F.S. ~ Napkin Etiquette

 “Don’t smack.”
“Do not talk with your mouth full.”
“Please put your napkin in your lap.”
“Elbows off the table.”

We have all heard these things many times and have learned what it means to have proper table manners. Have you ever stopped to think why we follow these rules and where exactly they came from?

As I was searching for the particulars that go beyond the basic rules of napkin etiquette, I was surprised to find out how many people do not know the importance of putting their napkins in their laps! Oh my!

Napkins originated in France where they began as a large napkin that was shared around the table (eww). Gradually napkins became a more personal size, and by the 1700’s there were rules in place to guide one in its use.

Once the hostess has taken her napkin from the table and placed it in her lap, you may do the same. Leaving your napkin on the table is a sign of bad manners. Placing the napkin in your lap has two basic functions. First, the napkin is not to be seen and can be hidden under the table in your lap.

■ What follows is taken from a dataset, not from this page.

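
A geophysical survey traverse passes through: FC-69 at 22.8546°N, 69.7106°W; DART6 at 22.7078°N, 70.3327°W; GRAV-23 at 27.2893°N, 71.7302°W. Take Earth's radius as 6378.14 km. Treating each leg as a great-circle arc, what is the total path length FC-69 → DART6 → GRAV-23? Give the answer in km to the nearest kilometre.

595 km

FC-69→DART6: c = 0.010333 rad, d = 65.91 km
DART6→GRAV-23: c = 0.082959 rad, d = 529.12 km
Total = 65.91 + 529.12 = 595.03 km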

Second, crumbs that drop will most likely fall to your lap, and more than one spoiled outfit has been avoided by having a napkin in its proper place! Because napkins are not to be seen, they should be placed discreetly in your chair and not on the table, if you have to excuse yourself for any reason.

Napkins are to dab the food from your mouth, not wipe it.
When the meal is over you can then place the napkin on the table to the left of your plate. If your napkin was in a napkin ring it should begin by having the point facing towards your chair. When you finish the meal you should return the napkin to the ring and face it towards the center of the table (still on the left side of your plate).

            Although there are times when it seems that it might be best to tuck your napkin under your chin, the only time this is appropriate would be a meal of lobster or a place where it was culturally acceptable (not here!). Otherwise, “napkin in your lap” should remain the standard.